A citywide wireless-Internet system the community set up last year was disabled in June because the school system lost a grant that helped pay for it. Now, schools Superintendent Matt Akin is trying to find another way to fund community Internet access, a key to providing “anytime, anywhere learning” through technology.

“If you don’t have access, then that’s really a myth,” Akin said.

Akin said the school system, the city and the Internet service provider, Information Transport Solutions, a Wetumpka-based company, could develop a financial plan to start providing free access to residents again. But, he added, that means they would have to work together to come up with several thousand dollars each month.

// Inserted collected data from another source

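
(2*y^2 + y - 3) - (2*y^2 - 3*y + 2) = 4*y - 5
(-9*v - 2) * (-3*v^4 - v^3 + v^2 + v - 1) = 27*v^5 + 15*v^4 - 7*v^3 - 11*v^2 + 7*v + 2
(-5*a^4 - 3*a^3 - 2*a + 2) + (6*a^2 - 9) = -5*a^4 - 3*a^3 + 6*a^2 - 2*a - 7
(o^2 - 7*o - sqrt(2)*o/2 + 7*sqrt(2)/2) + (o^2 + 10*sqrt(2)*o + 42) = 2*o^2 - 7*o + 19*sqrt(2)*o/2 + 7*sqrt(2)/2 + 42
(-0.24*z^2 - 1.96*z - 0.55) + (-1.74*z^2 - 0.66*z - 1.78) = -1.98*z^2 - 2.62*z - 2.33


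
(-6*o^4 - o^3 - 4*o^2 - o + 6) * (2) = -12*o^4 - 2*o^3 - 8*o^2 - 2*o + 12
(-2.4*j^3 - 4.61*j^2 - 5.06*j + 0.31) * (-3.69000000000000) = 8.856*j^3 + 17.0109*j^2 + 18.6714*j - 1.1439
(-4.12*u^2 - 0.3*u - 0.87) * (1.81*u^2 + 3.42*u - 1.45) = -7.4572*u^4 - 14.6334*u^3 + 3.3733*u^2 - 2.5404*u + 1.2615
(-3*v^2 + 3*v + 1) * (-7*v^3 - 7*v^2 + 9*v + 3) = 21*v^5 - 55*v^3 + 11*v^2 + 18*v + 3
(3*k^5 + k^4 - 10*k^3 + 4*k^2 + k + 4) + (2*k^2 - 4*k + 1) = 3*k^5 + k^4 - 10*k^3 + 6*k^2 - 3*k + 5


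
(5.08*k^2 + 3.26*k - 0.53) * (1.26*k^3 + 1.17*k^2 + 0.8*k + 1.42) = 6.4008*k^5 + 10.0512*k^4 + 7.2104*k^3 + 9.2015*k^2 + 4.2052*k - 0.7526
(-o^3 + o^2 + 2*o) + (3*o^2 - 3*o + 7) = -o^3 + 4*o^2 - o + 7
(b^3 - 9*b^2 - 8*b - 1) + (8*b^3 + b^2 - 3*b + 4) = 9*b^3 - 8*b^2 - 11*b + 3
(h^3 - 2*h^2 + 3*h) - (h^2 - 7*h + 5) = h^3 - 3*h^2 + 10*h - 5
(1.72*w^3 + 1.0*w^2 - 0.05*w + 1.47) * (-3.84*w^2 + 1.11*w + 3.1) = -6.6048*w^5 - 1.9308*w^4 + 6.634*w^3 - 2.6003*w^2 + 1.4767*w + 4.557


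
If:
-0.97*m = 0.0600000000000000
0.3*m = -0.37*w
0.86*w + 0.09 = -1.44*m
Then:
No Solution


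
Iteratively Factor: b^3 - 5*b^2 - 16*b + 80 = (b + 4)*(b^2 - 9*b + 20) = (b - 5)*(b + 4)*(b - 4)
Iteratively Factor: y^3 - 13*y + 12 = (y - 3)*(y^2 + 3*y - 4) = (y - 3)*(y + 4)*(y - 1)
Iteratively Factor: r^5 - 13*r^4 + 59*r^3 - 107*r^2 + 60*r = (r - 5)*(r^4 - 8*r^3 + 19*r^2 - 12*r) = (r - 5)*(r - 1)*(r^3 - 7*r^2 + 12*r) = r*(r - 5)*(r - 1)*(r^2 - 7*r + 12) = r*(r - 5)*(r - 3)*(r - 1)*(r - 4)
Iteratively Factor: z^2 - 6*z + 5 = (z - 1)*(z - 5)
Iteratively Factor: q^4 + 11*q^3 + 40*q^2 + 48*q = (q)*(q^3 + 11*q^2 + 40*q + 48) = q*(q + 4)*(q^2 + 7*q + 12) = q*(q + 3)*(q + 4)*(q + 4)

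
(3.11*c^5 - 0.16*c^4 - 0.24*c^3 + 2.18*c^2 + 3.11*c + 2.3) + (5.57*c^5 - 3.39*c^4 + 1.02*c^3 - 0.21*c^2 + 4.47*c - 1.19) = 8.68*c^5 - 3.55*c^4 + 0.78*c^3 + 1.97*c^2 + 7.58*c + 1.11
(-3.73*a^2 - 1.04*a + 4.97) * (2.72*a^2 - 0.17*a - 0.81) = -10.1456*a^4 - 2.1947*a^3 + 16.7165*a^2 - 0.00249999999999995*a - 4.0257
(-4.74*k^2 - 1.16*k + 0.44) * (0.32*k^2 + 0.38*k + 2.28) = -1.5168*k^4 - 2.1724*k^3 - 11.1072*k^2 - 2.4776*k + 1.0032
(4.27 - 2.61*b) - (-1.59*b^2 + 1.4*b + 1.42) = 1.59*b^2 - 4.01*b + 2.85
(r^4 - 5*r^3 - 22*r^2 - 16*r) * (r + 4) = r^5 - r^4 - 42*r^3 - 104*r^2 - 64*r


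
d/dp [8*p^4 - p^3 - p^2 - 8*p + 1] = 32*p^3 - 3*p^2 - 2*p - 8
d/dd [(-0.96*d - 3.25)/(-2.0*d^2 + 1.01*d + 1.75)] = (-1.92*d^2 - 13.0*d + 1.6025)/(4.0*d^4 - 4.04*d^3 - 5.9799*d^2 + 3.535*d + 3.0625)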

“Our students are making so many gains,” Akin said. “We’ve come too far not to come to some solution.”

Piedmont began providing a laptop computers to students in grades four through 12 in 2010. Since then, the school district has expanded the program, and has been recognized nationally for its efforts, including being named a National Blue Ribbon School of Excellence in 2012 by the U.S. Department of Education.

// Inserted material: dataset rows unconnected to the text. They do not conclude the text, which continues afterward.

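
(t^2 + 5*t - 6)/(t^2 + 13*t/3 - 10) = 3*(t - 1)/(3*t - 5)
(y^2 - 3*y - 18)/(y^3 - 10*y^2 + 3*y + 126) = 1/(y - 7)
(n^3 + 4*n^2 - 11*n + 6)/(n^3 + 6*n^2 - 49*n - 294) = (n^2 - 2*n + 1)/(n^2 - 49)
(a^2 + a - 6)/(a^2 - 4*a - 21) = (a - 2)/(a - 7)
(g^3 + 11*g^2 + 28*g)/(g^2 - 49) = g*(g + 4)/(g - 7)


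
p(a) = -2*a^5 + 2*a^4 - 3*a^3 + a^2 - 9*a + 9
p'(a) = -10*a^4 + 8*a^3 - 9*a^2 + 2*a - 9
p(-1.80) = 104.72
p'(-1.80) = -193.39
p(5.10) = -5956.31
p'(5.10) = -5936.88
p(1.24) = -7.48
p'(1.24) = -28.75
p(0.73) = 1.95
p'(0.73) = -12.06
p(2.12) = -79.42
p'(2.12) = -170.98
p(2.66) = -230.54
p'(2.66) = -417.43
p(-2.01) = 153.75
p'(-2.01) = -277.57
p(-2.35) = 278.94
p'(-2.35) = -472.21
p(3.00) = -414.00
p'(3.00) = -678.00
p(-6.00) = 18891.00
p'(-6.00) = -15033.00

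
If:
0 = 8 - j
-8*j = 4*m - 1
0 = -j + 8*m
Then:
No Solution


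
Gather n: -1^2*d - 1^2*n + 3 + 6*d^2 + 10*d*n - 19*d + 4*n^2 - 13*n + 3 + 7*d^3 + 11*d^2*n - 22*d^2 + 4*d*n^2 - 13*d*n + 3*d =7*d^3 - 16*d^2 - 17*d + n^2*(4*d + 4) + n*(11*d^2 - 3*d - 14) + 6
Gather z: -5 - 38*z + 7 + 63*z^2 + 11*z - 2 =63*z^2 - 27*z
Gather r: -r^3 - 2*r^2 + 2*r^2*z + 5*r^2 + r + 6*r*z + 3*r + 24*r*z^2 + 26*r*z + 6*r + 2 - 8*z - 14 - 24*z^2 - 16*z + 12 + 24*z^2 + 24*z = -r^3 + r^2*(2*z + 3) + r*(24*z^2 + 32*z + 10)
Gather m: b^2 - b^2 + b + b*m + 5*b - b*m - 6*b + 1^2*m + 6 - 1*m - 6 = 0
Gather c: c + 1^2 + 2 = c + 3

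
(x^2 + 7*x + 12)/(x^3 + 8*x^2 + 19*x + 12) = 1/(x + 1)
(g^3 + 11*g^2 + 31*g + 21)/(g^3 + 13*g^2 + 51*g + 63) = (g + 1)/(g + 3)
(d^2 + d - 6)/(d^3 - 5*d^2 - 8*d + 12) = (d^2 + d - 6)/(d^3 - 5*d^2 - 8*d + 12)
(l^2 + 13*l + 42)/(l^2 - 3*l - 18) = (l^2 + 13*l + 42)/(l^2 - 3*l - 18)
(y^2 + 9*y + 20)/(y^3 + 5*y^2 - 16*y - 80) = 1/(y - 4)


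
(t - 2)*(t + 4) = t^2 + 2*t - 8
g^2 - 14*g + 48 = (g - 8)*(g - 6)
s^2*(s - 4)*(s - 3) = s^4 - 7*s^3 + 12*s^2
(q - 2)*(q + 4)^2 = q^3 + 6*q^2 - 32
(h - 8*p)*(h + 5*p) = h^2 - 3*h*p - 40*p^2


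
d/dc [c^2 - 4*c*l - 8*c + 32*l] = 2*c - 4*l - 8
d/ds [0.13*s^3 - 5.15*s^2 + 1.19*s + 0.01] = 0.39*s^2 - 10.3*s + 1.19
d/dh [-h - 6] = -1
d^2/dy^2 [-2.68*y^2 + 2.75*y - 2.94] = -5.36000000000000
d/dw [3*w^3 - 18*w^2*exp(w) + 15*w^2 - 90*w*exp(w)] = -18*w^2*exp(w) + 9*w^2 - 126*w*exp(w) + 30*w - 90*exp(w)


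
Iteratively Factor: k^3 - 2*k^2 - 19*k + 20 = (k + 4)*(k^2 - 6*k + 5) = (k - 5)*(k + 4)*(k - 1)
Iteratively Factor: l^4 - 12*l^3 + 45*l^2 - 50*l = (l - 2)*(l^3 - 10*l^2 + 25*l) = (l - 5)*(l - 2)*(l^2 - 5*l) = l*(l - 5)*(l - 2)*(l - 5)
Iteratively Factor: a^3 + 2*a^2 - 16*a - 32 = (a + 4)*(a^2 - 2*a - 8) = (a + 2)*(a + 4)*(a - 4)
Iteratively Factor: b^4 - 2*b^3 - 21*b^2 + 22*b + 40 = (b + 4)*(b^3 - 6*b^2 + 3*b + 10) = (b + 1)*(b + 4)*(b^2 - 7*b + 10) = (b - 2)*(b + 1)*(b + 4)*(b - 5)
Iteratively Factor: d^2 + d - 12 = (d + 4)*(d - 3)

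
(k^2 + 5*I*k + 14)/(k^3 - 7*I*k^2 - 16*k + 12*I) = (k + 7*I)/(k^2 - 5*I*k - 6)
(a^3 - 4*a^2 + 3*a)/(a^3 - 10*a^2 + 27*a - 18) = a/(a - 6)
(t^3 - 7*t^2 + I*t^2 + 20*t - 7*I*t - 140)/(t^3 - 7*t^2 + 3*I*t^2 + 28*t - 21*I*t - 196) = (t + 5*I)/(t + 7*I)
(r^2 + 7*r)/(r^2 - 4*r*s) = (r + 7)/(r - 4*s)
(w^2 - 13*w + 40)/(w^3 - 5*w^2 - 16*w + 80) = (w - 8)/(w^2 - 16)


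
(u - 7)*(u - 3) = u^2 - 10*u + 21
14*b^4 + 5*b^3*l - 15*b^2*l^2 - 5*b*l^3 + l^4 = (-7*b + l)*(-b + l)*(b + l)*(2*b + l)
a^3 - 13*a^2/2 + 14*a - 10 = (a - 5/2)*(a - 2)^2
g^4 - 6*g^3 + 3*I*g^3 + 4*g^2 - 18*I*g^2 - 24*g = g*(g - 6)*(g - I)*(g + 4*I)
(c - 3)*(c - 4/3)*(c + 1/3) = c^3 - 4*c^2 + 23*c/9 + 4/3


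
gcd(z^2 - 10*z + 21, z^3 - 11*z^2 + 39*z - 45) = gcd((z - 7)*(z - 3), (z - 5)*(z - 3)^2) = z - 3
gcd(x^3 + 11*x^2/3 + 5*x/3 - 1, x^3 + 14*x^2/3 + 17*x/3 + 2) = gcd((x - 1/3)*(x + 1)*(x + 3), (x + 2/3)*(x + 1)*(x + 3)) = x^2 + 4*x + 3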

The system took its initiative a step further during the last school year, when it used a grant to provide Internet access to the community so students could work on their computers away from school. While the grant helped fund the project, the school system, the city and the Internet provider cooperated to make the project work.

It cost roughly $20,000 each month to provide citywide access under the grant. Akin said it would have to be less for Piedmont to afford to pay for it without the grant, and he added that he hopes the company will reduce the cost.

“We believed in it for the school district,” said Tonya Young, the company’s Piedmont account manager. “This is a major thing for the state of Alabama, for the nation.”

Universal access is also central to the system’s motive for starting the program – ensuring all students have access to the Internet regardless of their families’ ability to pay for it.

Now Akin, Young and Mayor Rick Freeman say they want to restore community-wide Internet access in Piedmont, but the company, school system and city have yet to meet to resolve the matter.

Young said her company has been trying to schedule a meeting with the city, but to no avail. Freeman said Wednesday he was unaware of the problem and did not know the company was trying to reach him.

Freeman added that his own attempts to meet with school officials in recent months have been unsuccessful. But, he said, he wants to do what he can to help the schools.

“We talk, but not like we should,” Freeman said. “We can’t help if we don’t know what’s going on.”